マッハ!!!!!!!!

チョコレート・ファイターでピンゲーオ監督のムエタイアクションものにハマって,こちらを遅ればせながら鑑賞。トニー・ジャーの古式ムエタイに魅せられた!いやー,人間の身体って鍛えればあそこまで出来るようになるのか!この作品も,ノースタント,ノーCG,ノーワイヤー,ノー早回しの正真正銘の身体を張ったアクションだ。深夜,DVDを再生しているPCの画面に向かってこぶしを握りしめ,何度も「うっそー!!!!」と叫んでしまったわたし。(かたわらの猫
がびっくりしていた)
ストーリーは,これもあってないようなもの。もしかしたらチョコレート・ファイターより,もっとシンプルでバカバカしいかもしれないストーリーなのだが,かえってアクションだけに意識を集中して観ることができた。
タイの寒村で村人たちの守り神として大切にされてきた仏像オンバクの頭が盗まれ,信仰篤い若者ティン(トニー・ジャー)が,村のためにバンコクまで仏像を取り戻しに行くお話。冒頭,白塗りの若者たちが,なんだかわけのわからない木登り合戦をやっているシーンでもう目がテンに。大木のテッペンに結び付けている黄色い布を,一番先に取ったものがチャンピオンらしいのだが,観てるそばから脱落者がボコボコ地面に落っこちてくる。これもスタントなしだとしたら相当痛そうだ。

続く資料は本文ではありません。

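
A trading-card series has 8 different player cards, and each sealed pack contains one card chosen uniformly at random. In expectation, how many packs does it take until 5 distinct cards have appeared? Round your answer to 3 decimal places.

7.076

Going from k to k+1 distinct takes a geometric number of packs with mean 8/(8-k).
Sum over k = 0,...,4: E = 8/8 + 8/7 + 8/6 + 8/5 + 8/4 = 7.0762.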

で,見事優勝したのは,もちろん主人公のティン。ここでまずさりげなく,彼の身体能力の高さが紹介されるのだけど,彼のほんとうの凄さが発揮されるのは,仏像奪還のためにバンコクへ赴いてからだ。
いやー,でもアクションする彼の顔が,時々ハルクに似てると思ったのはわたしだけ?
この作品って,結局見せたかったのは「トニー・ジャーのアクション」だけだったような気がするが,そのアクションがバラエティに富んでるし,後になるほどパワーアップもするので,まったく飽きない。その手足の動きは目にもとまらぬ早技なので,一瞬たりとも画面から目が離せない。
チョコレート・ファイターのジージャーちゃんの足技に比べると10倍もの迫力と殺傷力がありそうで,彼のひじやひざが,相手の顔面や頭部にめりこんだ時の「ボコッ!」「グサッ!」という音も重く,半端じゃないのだ。(相手役,命がけだね)
数あるアクションの中でも好きなのは,バンコクの街中を,チンピラに因縁をつけられたティンとその相棒のジョージが逃げるシーンのアクション。
なにもわざわざ,こんな中をくぐらんでも・・・・
その他にも,何人もの肩や頭を踏んで飛び越えるとか,狭いガラス板の間を宙返りして通り抜けたりとか,もうやりたい放題なのだが,これらも実際にやってるんだから凄すぎる。体操選手のような連続宙返りのアクションもあり,まるでオリンピックの床体操を観てるようだった。タイの三輪タクシー,トゥクトゥクのカーチェイスも物珍しかった。(三輪って小回りも効くけど横転しやすいのよね~)
そして,何と言っても凄いのは・・・・
炎の中からの飛び蹴り!
もうこのシーンに至っては,開いた口がふさがりませんでしたよ。だって,ほんとに燃えてるもん・・・トニーさんの足!いくら仕事とは言え,彼の役者魂というか,度胸にはもう言葉もないし,監督の無謀ぶりにも・・・言葉もない。しかし,そこがこの作品とトニーのアクションの魅力なんだけどね。スタントマン出身の彼だからこそできた離れ業なのかもしれない。エンドロールのNG集で,このシーンで足の火がなかなか消えなくてスタッフが大慌てで彼を追いかける場面もあった。(怖)
最後には無事に仏像も戻って,平和な村で象に乗って凱旋って・・・どこまでもタイだねぇ。ありがたや。
続編の「トム・ヤム・クン!」はなんでも象奪還物語だそうな。これはDVDがレンタル屋になかったので他を探してみようっと。